To me the highest form of beauty is that which is also functional. A painting on the wall might make me pause, but a well-hinged Dutch door moves me to tears. So it is with style. I’ve been thinking about this a great deal lately as I pack up to recommence the New York life. Been thinking about how for so long I threw off form for function alone, and now I rifle through the closets and drawers, tossing everything that will stand between me and the mountaintop. How will I make rent next month? It’s a mystery, but how I feel about myself, starting from the outside and working in, should not be. I’m looking for something - some sort of uniform. Sartorial stability.

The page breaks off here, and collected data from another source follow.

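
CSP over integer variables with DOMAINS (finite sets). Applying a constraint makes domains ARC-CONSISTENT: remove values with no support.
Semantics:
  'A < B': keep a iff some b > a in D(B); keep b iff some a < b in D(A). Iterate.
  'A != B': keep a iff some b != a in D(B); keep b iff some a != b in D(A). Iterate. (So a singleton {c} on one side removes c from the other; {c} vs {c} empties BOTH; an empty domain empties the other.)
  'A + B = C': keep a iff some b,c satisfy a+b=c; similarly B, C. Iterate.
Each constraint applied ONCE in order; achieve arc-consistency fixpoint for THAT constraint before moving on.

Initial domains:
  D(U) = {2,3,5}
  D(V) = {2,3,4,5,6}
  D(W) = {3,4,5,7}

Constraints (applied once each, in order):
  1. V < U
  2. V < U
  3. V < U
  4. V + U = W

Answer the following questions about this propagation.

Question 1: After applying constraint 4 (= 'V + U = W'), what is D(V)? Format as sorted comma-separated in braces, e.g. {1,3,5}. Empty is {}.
Constraint 1 (V < U) on D(V)={2,3,4,5,6} D(U)={2,3,5}: V {2,3,4,5,6}->{2,3,4}; U {2,3,5}->{3,5}
Constraint 2 (V < U) on D(V)={2,3,4} D(U)={3,5}: no change
Constraint 3 (V < U) on D(V)={2,3,4} D(U)={3,5}: no change
Constraint 4 (V + U = W) on D(V)={2,3,4} D(U)={3,5} D(W)={3,4,5,7}: V {2,3,4}->{2,4}; W {3,4,5,7}->{5,7}
So after constraint 4: D(V) = {2,4}

Answer: {2,4}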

Five years ago (to the weekend) while dressing for a party, I raked a comb straight down the center of my hair, parting it in two equal halves. Have worn it that way (almost) ever since, despite my mother’s and sisters’ harangues. “It’s so much more flattering on the side,” they say. Maybe it is; I disagree. Never do I feel prettier than when I know all sides, points, angles align symmetrically. I think first of the Parthenon. I think of Monticello and Ali McGraw in Love Story. There is only one center, but there are too many sides. The point is that a center part is consistent, functional. Puritan, even. The first - and perhaps only - element to whatever uniform I adopt that has not wavered (and I’ve tried on a lot of uniforms).
Silhouettes change, and fashion goes out of style, and I still don’t have a job, but I wake up every morning knowing that my hair will look beautiful to me and balanced - a reward perhaps, or, in its sameness, an anchor in this sea of fashionable unknowns.